No fundo o ortodoxo teme que sua crença seja alterada pela introdução de conceitos novos, mas não seria tolice temer pela Verdade que no final prevalecerá por si mesma? E no fundo o herege vê erros nas crenças, porque se esquece que todas terão pontos de incertezas enquanto a humanidade ainda não tiver evoluído o suficiente para tudo compreender e que, quando isso acontecer, todos os opostos serão conciliados e ver-se-á então que todas as crenças contém uma parcela da verdade. Para um espírita não deve haver temor, mas apenas a fé na infinita bondade e sabedoria divinas e a certeza de que todo questionamento só pode terminar em um maior entendimento da Verdade. Afinal, que valor teria para ele a heresia e a ortodoxia a partir do instante em que compreendesse sua pequenez perante a infinita sabedoria divina?

Mantenhamo-nos vigilantes para não cairmos na tendência tão limitante e personalista de achar que a nossa compreensão atual é a palavra final e que o futuro não traria novas revelações que pudessem nos aproximar cada vez mais da Verdade, acompanhando a lenta evolução da humanidade.

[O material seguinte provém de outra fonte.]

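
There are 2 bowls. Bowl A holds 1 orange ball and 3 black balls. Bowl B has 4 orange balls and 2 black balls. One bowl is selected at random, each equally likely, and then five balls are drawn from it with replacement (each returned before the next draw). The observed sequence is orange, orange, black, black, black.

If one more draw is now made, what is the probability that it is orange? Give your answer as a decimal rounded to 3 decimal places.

Compute the likelihood of the observed sequence for each case: P(data | bowl A) = (1/4)(1/4)(3/4)(3/4)(3/4) = 0.026367; P(data | bowl B) = (4/6)(4/6)(2/6)(2/6)(2/6) = 0.016461.
Multiplying each by its prior: 1/2 · 0.026367 = 0.013184, 1/2 · 0.016461 = 0.0082305; these sum to 0.021414.
Dividing through by the total gives posterior P(bowl A | data) = 0.61565, P(bowl B | data) = 0.38435.
Averaging over the posterior, P(orange next | data) = (1/4)(0.61565) + (2/3)(0.38435) = 0.41015.

0.410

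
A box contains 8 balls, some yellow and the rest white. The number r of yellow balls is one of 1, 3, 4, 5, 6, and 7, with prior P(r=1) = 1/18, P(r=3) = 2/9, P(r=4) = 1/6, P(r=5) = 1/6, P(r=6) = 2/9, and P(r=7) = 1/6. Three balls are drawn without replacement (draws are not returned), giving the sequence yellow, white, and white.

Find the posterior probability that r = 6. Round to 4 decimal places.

0.0851

The likelihood of the observed sequence under each hypothesis: P(data | r = 1) = (1/8)(7/7)(6/6) = 1/8; P(data | r = 3) = (3/8)(5/7)(4/6) = 5/28; P(data | r = 4) = (4/8)(4/7)(3/6) = 1/7; P(data | r = 5) = (5/8)(3/7)(2/6) = 5/56; P(data | r = 6) = (6/8)(2/7)(1/6) = 1/28; P(data | r = 7) = (7/8)(1/7)(0/6) = 0.
Multiplying each by its prior: 1/18 · 1/8 = 1/144, 2/9 · 5/28 = 5/126, 1/6 · 1/7 = 1/42, 1/6 · 5/56 = 5/336, 2/9 · 1/28 = 1/126, 1/6 · 0 = 0; these sum to 47/504.
So P(r = 6 | data) = (1/126) / (47/504) = 4/47.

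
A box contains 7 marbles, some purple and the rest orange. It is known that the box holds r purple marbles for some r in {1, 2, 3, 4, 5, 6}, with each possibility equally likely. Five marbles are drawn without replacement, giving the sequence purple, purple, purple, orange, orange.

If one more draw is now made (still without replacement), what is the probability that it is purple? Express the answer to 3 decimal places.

0.571

For each hypothesis, P(data | H) works out to: P(data | r = 1) = (1/7)(0/6) = 0; P(data | r = 2) = (2/7)(1/6)(0/5) = 0; P(data | r = 3) = (3/7)(2/6)(1/5)(4/4)(3/3) = 1/35; P(data | r = 4) = (4/7)(3/6)(2/5)(3/4)(2/3) = 2/35; P(data | r = 5) = (5/7)(4/6)(3/5)(2/4)(1/3) = 1/21; P(data | r = 6) = (6/7)(5/6)(4/5)(1/4)(0/3) = 0.
Weighting by the prior gives 1/6 · 0 = 0, 1/6 · 0 = 0, 1/6 · 1/35 = 1/210, 1/6 · 2/35 = 1/105, 1/6 · 1/21 = 1/126, 1/6 · 0 = 0; these sum to 1/45.
The posterior is then P(r = 1 | data) = 0, P(r = 2 | data) = 0, P(r = 3 | data) = 3/14, P(r = 4 | data) = 3/7, P(r = 5 | data) = 5/14, P(r = 6 | data) = 0.
Averaging over the posterior, P(purple next | data) = (0)(3/14) + (1/2)(3/7) + (1)(5/14) = 4/7.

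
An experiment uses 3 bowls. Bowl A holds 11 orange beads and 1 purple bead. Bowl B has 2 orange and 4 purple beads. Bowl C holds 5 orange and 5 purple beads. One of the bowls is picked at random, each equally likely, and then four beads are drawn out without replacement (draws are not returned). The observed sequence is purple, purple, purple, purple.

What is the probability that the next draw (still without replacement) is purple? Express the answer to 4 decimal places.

0.0439

For each hypothesis, P(data | H) works out to: P(data | bowl A) = (1/12)(0/11) = 0; P(data | bowl B) = (4/6)(3/5)(2/4)(1/3) = 1/15; P(data | bowl C) = (5/10)(4/9)(3/8)(2/7) = 1/42.
Multiplying each by its prior: 1/3 · 0 = 0, 1/3 · 1/15 = 1/45, 1/3 · 1/42 = 1/126; summing to 19/630.
The posterior is then P(bowl A | data) = 0, P(bowl B | data) = 14/19, P(bowl C | data) = 5/19.
Averaging over the posterior, P(purple next | data) = (0)(14/19) + (1/6)(5/19) = 5/114.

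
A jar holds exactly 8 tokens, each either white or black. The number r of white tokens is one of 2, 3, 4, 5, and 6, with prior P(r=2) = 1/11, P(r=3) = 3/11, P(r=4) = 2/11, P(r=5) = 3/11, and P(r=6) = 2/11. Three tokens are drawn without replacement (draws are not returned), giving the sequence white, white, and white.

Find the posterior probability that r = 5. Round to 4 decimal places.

0.3704

Under each hypothesis, the probability of the observed sequence is: P(data | r = 2) = (2/8)(1/7)(0/6) = 0; P(data | r = 3) = (3/8)(2/7)(1/6) = 1/56; P(data | r = 4) = (4/8)(3/7)(2/6) = 1/14; P(data | r = 5) = (5/8)(4/7)(3/6) = 5/28; P(data | r = 6) = (6/8)(5/7)(4/6) = 5/14.
The prior-weighted likelihoods are 1/11 · 0 = 0, 3/11 · 1/56 = 3/616, 2/11 · 1/14 = 1/77, 3/11 · 5/28 = 15/308, 2/11 · 5/14 = 5/77; with total 81/616.
Hence P(r = 5 | data) = (15/308) / (81/616) = 10/27.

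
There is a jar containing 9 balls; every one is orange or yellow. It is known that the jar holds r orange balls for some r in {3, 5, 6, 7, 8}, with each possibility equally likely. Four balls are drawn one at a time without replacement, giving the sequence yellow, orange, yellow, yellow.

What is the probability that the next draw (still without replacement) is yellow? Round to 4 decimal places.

0.4651

Compute the likelihood of the observed sequence for each case: P(data | r = 3) = (6/9)(3/8)(5/7)(4/6) = 0.11905; P(data | r = 5) = (4/9)(5/8)(3/7)(2/6) = 0.039683; P(data | r = 6) = (3/9)(6/8)(2/7)(1/6) = 0.011905; P(data | r = 7) = (2/9)(7/8)(1/7)(0/6) = 0; P(data | r = 8) = (1/9)(8/8)(0/7) = 0.
The prior-weighted likelihoods are 1/5 · 0.11905 = 0.02381, 1/5 · 0.039683 = 0.0079365, 1/5 · 0.011905 = 0.002381, 1/5 · 0 = 0, 1/5 · 0 = 0; summing to 0.034127.
The posterior is then P(r = 3 | data) = 0.69767, P(r = 5 | data) = 0.23256, P(r = 6 | data) = 0.069767, P(r = 7 | data) = 0, P(r = 8 | data) = 0.
Averaging over the posterior, P(yellow next | data) = (3/5)(0.69767) + (1/5)(0.23256) + (0)(0.069767) = 0.46512.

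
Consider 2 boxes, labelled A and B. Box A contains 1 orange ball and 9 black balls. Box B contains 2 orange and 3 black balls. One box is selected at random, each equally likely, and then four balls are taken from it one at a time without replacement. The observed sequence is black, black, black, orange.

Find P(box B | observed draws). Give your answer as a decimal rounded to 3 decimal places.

Compute the likelihood of the observed sequence for each case: P(data | box A) = (9/10)(8/9)(7/8)(1/7) = 1/10; P(data | box B) = (3/5)(2/4)(1/3)(2/2) = 1/10.
Weighting by the prior gives 1/2 · 1/10 = 1/20, 1/2 · 1/10 = 1/20; with total 1/10.
By Bayes' rule, P(box B | data) = (1/20) / (1/10) = 1/2.

0.500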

Portanto, que nossa ortodoxia seja a de nos atermos primeiro ao que foi transmitido pelos espíritos nas obras básicas e que a nossa heresia seja a de procurarmos abordar as novas questões da atualidade utilizando as comunicações modernas de espíritos de escol; com isso estaríamos contribuindo para reduzir em nosso meio toda forma de personalismo e exercitando o tão aconselhado esquecimento de nós mesmos1. Não seria demais reafirmar que os princípios contidos nessas mensagens, só deveriam ser considerados como parte acessória da Doutrina, quando transmitidos através de médiuns reconhecidos, ou após terem passado pelo Controle dos Espíritos2 ou pelo Controle da Mediunidade3; as demais deveriam ser vistas como contribuições de boa vontade, mas ainda sujeitos a confirmação futura.

Lembremo-nos sempre destas sábias palavras de nosso mentor Bezerra de Menezes4 :

"... que a base kardequiana permaneça em tudo e todos, para que não venhamos a perder o equilíbrio sobre os alicerces em que se nos levanta a organização".

1 - O Evangelho Segundo o Espiritismo - Allan Kardec - Cap. X Item 14 - FEB.
2 - O Evangelho Segundo o Espiritismo - Allan Kardec - Introdução - FEB.
3 - Artigo Controle da Mediunidade de Jean Bazerque
4 - Ontem e Hoje - Bezerra de Menezes - 1ª Ed., 2000, FEB, págs. 84 e 95.